May 26, 2011 - Python tricks Fun with Python’s newer tools¶
by Raymond Hettinger
You should be on Python 2.7!¶
- To be supported for 5-10 years
- Earlier you convert the better
collections.Counter¶
Tool for making rapid tallies or counts
Modeled after:
- Multisets in C++
- Bags in smalltalk and Objective C
Very flexible, unrestricted implementation as a directory
You can put anything in it:
- Count with positive and negative numbers
- Count with decimals, floats, or fractions
- it is just a dictionary
Simple design as a dict subclass!¶
With __missing__() that returns zero:
c[x] += 1 # easy to tally
Has __delitem__() to match __missing__():
del c[x] # easy to delete
Convienance methods¶
most_common(n)
- returns sorted list of the n highest counts
- reduces the code to a simple one-liner
- implemented using either sorted() or heapq.nlargest()
elements
- lists all the contents individually
- if an element has a count of three, it is emitted three times
- Differs from __iter__ which returns pairs
- Done this way because otherwise you change the dict API.
Multiset use case
- With multisets, the counts are always positive
- Math operations with omit zero or negative counts from the result
- Operations are: + - & |
- The subtraction operation is said to be saturating
- When the counts are all one, works just like regular sets
collections.namedtuple()¶
Works just like a regular tuple and lets you assign names to each field.

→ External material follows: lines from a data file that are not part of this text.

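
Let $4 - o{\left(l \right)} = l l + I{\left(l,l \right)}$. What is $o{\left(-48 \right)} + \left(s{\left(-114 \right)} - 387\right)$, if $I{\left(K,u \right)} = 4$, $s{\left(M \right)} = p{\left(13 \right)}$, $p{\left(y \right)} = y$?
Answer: $-2678$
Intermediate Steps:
$s{\left(M \right)} = 13$
$o{\left(l \right)} = - l^{2}$ ($o{\left(l \right)} = 4 - \left(l l + 4\right) = 4 - \left(l^{2} + 4\right) = 4 - \left(4 + l^{2}\right) = - l^{2}$)
$o{\left(-48 \right)} + \left(s{\left(-114 \right)} - 387\right) = - \left(-48\right)^{2} + \left(13 - 387\right) = \left(-1\right) 2304 + \left(13 - 387\right) = -2304 - 374 = -2678$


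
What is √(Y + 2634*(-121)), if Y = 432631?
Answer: √113917 ≈ 337.52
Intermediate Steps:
√(Y + 2634*(-121)) = √(432631 + 2634*(-121)) = √(432631 - 318714) = √113917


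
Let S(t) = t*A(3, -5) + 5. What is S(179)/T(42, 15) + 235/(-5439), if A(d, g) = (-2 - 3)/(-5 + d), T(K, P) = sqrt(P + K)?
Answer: -235/5439 + 905*sqrt(57)/114 ≈ 59.892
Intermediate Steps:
T(K, P) = sqrt(K + P)
A(d, g) = -5/(-5 + d)
S(t) = 5 + 5*t/2 (S(t) = t*(-5/(-5 + 3)) + 5 = t*(-5/(-2)) + 5 = t*(-5*(-1/2)) + 5 = t*(5/2) + 5 = 5*t/2 + 5 = 5 + 5*t/2)
S(179)/T(42, 15) + 235/(-5439) = (5 + (5/2)*179)/(sqrt(42 + 15)) + 235/(-5439) = (5 + 895/2)/(sqrt(57)) + 235*(-1/5439) = 905*(sqrt(57)/57)/2 - 235/5439 = 905*sqrt(57)/114 - 235/5439 = -235/5439 + 905*sqrt(57)/114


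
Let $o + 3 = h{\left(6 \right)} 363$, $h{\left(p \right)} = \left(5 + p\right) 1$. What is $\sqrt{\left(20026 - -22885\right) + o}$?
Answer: $\sqrt{46901} \approx 216.57$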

- Makes the code self-documenting
- Makes the printed __repr__ intelligible
- Let’s you change tuple order without affecting client code
- No extra memory cost over tuple
One of the best single best changes you can make to existing code.
Doing an enum in python (not needed but its kind of cool):
Color = namedtuple('Color', 'red orange yellow')._make(range(3))
Caching¶
Simple unbounded caches can grow without bound.
How to do it:
from functools import lru_cache
@lru_cache(maxsize=100)
def big_computation(*args):
...
Fibonacci example:
@lru_cache()
def fibonacci(n):
if n <= 1:
return n
return fibonacci(n-1) + fibonacci(n-2)
print(fibonacci(5))
Grotesque Hacks¶
Fun things to do with Python
Not so bad¶
The iter() function has a two argument form that takes a sentinal value:
for block in iter(partial(f.read,20), "")
...
Awesome way to stop a loop!
Getting grotesque¶
Make dict sparse to speed up a dictionary:
d.update(dict(d)) # doubles space in hash table
Wrap it up in a function:
def sparser(d):
return d.update(dict(d)) # doubles space in hash table
Turn-off thread-switching (cheap locking):
ci = getcheckinterval(0)
sys.setcheckinterval(0) # switching off
value = max(tasklist)
tasklist.remove(value)
sys.setcheckinterval(ci) # switching on
Atomic actions (no locks required):
v = d.pop(key) # find and remove in one-step
d.setdefault(key, []).append(v) # one-step init
Speed-up builtin access:
from __builtin__ import *
Slow constant-function:
>>> def make_constant_function(x):
... return lambda x=x: x
>>> f = make_constant_function(3)
>>> f()
3
Fast constant functions:
>>> def make_constant_function(x):
... return itertools.repeat(x).next